# Charleston Kennel Club Show - 1/26-27/13



## cdensmore (Jul 13, 2010)

I would love to try and make this show. How many spoos are you expecting? We have no experience in the show ring. I feel confident that I can show my girl in the owner handler class, but have no idea of what the open classes would entail. Any suggestions? I can try and contact some handlers locally, but have no idea of where to even begin!!!


----------



## Marcoislandmom (Mar 15, 2012)

We believe at least 10 poodles. Give me a call if you would like 843-376-3859. I am a member of the Charleston Kennel Club. Speakling with my friends, I expect at least 4 9-12 month bitch puppies, 3 9-12 month dog puppies and (depending on which handlers decide to attend) 5-7 additional SPOOs.

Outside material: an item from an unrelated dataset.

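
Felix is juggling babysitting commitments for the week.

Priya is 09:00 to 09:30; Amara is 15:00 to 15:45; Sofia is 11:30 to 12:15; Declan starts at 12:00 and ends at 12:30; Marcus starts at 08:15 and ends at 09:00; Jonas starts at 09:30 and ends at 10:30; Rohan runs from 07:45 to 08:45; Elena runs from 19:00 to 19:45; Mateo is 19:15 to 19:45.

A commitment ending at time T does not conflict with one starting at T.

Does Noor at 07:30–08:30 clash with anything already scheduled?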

Are you thinking about your mini? We do expect mini's also since there is a local breeder. I'd be happy to help you better understand the process. We will also have a special area in the grooming building for poodles. The show closes on 1/9 so you will have to enter soon. Give me a call if you would like 843-376-3859. Funny, my Karat's first AKC show was Raleigh, on her 6 mo. birthday .... that is where you are, correct?


----------



## cdensmore (Jul 13, 2010)

We did meet at the Raleigh show! I sat with you for a bit to watch the Minis in the ring, I think. My 9 year was with me and loved on your girl. It was the Sat before she showed on Sunday.

I'll be showing my 15 month old bitch. I've just heard from my groomer, who can take care of her cut the weekend before. We've been growing her out just in case, but certainly I wanted her ready for the show here in March. She has blossomed into a really gorgeous dog. 

I would love to call you and chat, it may be over the weekend or Monday before I get any real time. 

Thanks so much!

Cindy


----------



## Marcoislandmom (Mar 15, 2012)

Closing date for the Charleston Kennel Club show is January 9. I believe, based on the folks to whom I have spoken, that we will probably have a major. Here's the schedule for our region:

1 pt 2 pt 3 pt 4 pt 5 pt
Poodles (Standard) . . . . . . . . . . . . . . . . . . . 2 2 5 6 7 8 9 13 11 18

Remember to go to Home Page, InfoDog - The Dog Fancier's Complete Resource for information AKC Dog Show Events, and Dog Products and Services and register prior to the 9th. We have large grooming building and a special area I intend to reserve for poodles. Good, inexpensive hotels too.


----------